A One-Dimensional Kalman Filter for Real-Time Progress Prediction in Object Lifecycle Processes

Ulm University

Presentation at the EDOC/IDAMS;

Lisa Arnold, Gold Coast, Australia, 26 October 2021, 12:10 PM

Real-time monitoring of business processes offers promising perspectives to discover problems and optimisation potentials. Early detection is a key part in this endeavour. One crucial aspect of real-time monitoring is to determine the current progress of a running business process. This is particularly challenging for business processes that consist of a multitude of loosely coupled, smaller processes that interact with each other, like object lifecycle processes in data-centric approaches to business process management.
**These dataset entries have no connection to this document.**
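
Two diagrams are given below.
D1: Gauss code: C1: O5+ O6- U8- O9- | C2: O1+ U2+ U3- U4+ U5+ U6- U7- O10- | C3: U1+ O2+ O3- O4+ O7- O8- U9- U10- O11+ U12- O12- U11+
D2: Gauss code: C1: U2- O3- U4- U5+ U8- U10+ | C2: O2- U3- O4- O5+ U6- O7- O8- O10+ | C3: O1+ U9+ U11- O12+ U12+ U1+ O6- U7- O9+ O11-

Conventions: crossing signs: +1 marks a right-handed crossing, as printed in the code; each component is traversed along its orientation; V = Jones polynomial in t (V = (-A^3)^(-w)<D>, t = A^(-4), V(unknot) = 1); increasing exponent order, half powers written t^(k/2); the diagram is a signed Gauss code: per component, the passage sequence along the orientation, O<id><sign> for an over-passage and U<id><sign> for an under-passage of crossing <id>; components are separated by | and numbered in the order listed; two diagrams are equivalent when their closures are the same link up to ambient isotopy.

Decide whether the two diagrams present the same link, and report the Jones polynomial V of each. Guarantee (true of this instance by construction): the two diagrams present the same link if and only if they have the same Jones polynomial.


equivalent: no
V(D1) = t^-3 + t^-2 + t^-1 + 1  (w -2, c 12, <D> = A^-6 + A^-2 + A^2 + A^6)
D2 (bracket A^-2 + 2A^6 + A^14; 12 crossings at w = -2): V = t^-5 + 2t^-3 + t^-1
why: 2 classes among 2 diagrams; unequal V(t) rules out equality


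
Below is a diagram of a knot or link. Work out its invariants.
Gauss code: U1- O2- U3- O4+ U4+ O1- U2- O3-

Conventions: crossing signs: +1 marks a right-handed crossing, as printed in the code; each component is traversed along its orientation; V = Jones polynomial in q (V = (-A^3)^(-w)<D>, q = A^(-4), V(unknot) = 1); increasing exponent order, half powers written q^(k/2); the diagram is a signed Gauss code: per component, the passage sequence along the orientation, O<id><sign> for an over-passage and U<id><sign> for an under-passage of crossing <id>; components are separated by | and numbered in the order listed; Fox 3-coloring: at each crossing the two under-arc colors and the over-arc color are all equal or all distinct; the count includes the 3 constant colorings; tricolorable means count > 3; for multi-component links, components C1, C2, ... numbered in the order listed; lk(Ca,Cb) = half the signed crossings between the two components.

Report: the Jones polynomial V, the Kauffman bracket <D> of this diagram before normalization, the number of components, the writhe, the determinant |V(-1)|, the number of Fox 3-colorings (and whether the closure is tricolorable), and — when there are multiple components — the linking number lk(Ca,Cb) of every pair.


Jones polynomial: V(q) = -q^-4 + q^-3 + q^-1
<D> = A^-2 + A^6 - A^10; writhe -2
components 1, writhe -2 (4 crossings)
3-colorings: 9 of 3^4, det 3 — tricolorable
note: |V(-1)| = 3: so tricolorable, since 3 divides 3


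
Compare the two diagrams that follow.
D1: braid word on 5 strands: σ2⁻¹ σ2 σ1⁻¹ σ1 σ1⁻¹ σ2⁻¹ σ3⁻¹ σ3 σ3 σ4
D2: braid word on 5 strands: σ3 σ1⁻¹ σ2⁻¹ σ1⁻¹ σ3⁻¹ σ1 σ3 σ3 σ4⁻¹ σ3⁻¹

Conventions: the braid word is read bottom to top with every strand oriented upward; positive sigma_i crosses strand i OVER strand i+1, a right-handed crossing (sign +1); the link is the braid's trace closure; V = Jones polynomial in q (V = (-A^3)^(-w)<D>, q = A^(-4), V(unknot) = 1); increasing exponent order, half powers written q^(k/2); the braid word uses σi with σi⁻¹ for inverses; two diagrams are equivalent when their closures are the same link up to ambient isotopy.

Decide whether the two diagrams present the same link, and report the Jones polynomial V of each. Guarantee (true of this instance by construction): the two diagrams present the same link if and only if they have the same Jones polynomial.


equivalent: yes
D1 (bracket 1; 10 crossings at w = 0): V = 1
D2 (bracket A^-6; 10 crossings at w = -2): V = 1
key observation: one V(q) for all 2 diagrams — one class (guaranteed)


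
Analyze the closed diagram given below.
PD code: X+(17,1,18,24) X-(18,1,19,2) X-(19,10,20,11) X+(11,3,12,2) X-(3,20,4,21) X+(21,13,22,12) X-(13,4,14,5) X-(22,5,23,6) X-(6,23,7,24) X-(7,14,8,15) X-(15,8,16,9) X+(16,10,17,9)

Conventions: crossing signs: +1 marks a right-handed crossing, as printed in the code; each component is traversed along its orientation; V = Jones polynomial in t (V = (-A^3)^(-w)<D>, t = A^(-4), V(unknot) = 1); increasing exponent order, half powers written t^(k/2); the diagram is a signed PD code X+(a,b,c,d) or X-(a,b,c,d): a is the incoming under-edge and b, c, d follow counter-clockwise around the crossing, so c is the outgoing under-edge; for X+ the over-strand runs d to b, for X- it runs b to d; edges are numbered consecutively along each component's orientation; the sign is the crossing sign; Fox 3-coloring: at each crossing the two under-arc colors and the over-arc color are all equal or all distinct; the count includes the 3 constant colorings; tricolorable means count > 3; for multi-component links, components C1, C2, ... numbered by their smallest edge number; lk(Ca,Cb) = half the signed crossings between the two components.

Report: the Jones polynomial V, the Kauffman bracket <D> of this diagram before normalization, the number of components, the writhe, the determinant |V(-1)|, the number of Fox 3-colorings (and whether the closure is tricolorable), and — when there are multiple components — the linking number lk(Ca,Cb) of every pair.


V = t^-7 - 2t^-6 + 2t^-5 - 3t^-4 + 3t^-3 - 2t^-2 + 2t^-1
<D> = 2A^-8 - 2A^-4 + 3 - 3A^4 + 2A^8 - 2A^12 + A^16 (w = -4)
1 component over 12 crossings, w = -4
9 Fox colorings among 3^12, |V(-1)| = 15: tricolorable
why: V spans 6 powers of t: at least 6 crossings in any diagram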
In this paper, an approach to predict the remaining portion of the process path to be still executed in relation to the overall process is proposed. This prediction is based on a one-dimensional Kalman Filter. As a major benefit of this approach, real-time progress determination can start directly with the first run of the process, i.e., without need for comprehensive event log data. This becomes possible due to the procedure applied by the Kalman Filter, which requires no log data. A quantitative study with 250 progress estimations for large object lifecycle processes results in a deviation of the average estimated progress from the real progress, calculated after the completion of the process, of about 5%. This emphasises that reasonable progress predictions are possible even in the absence of an event log, as it is the case when deploying new or changed processes to the run-time system.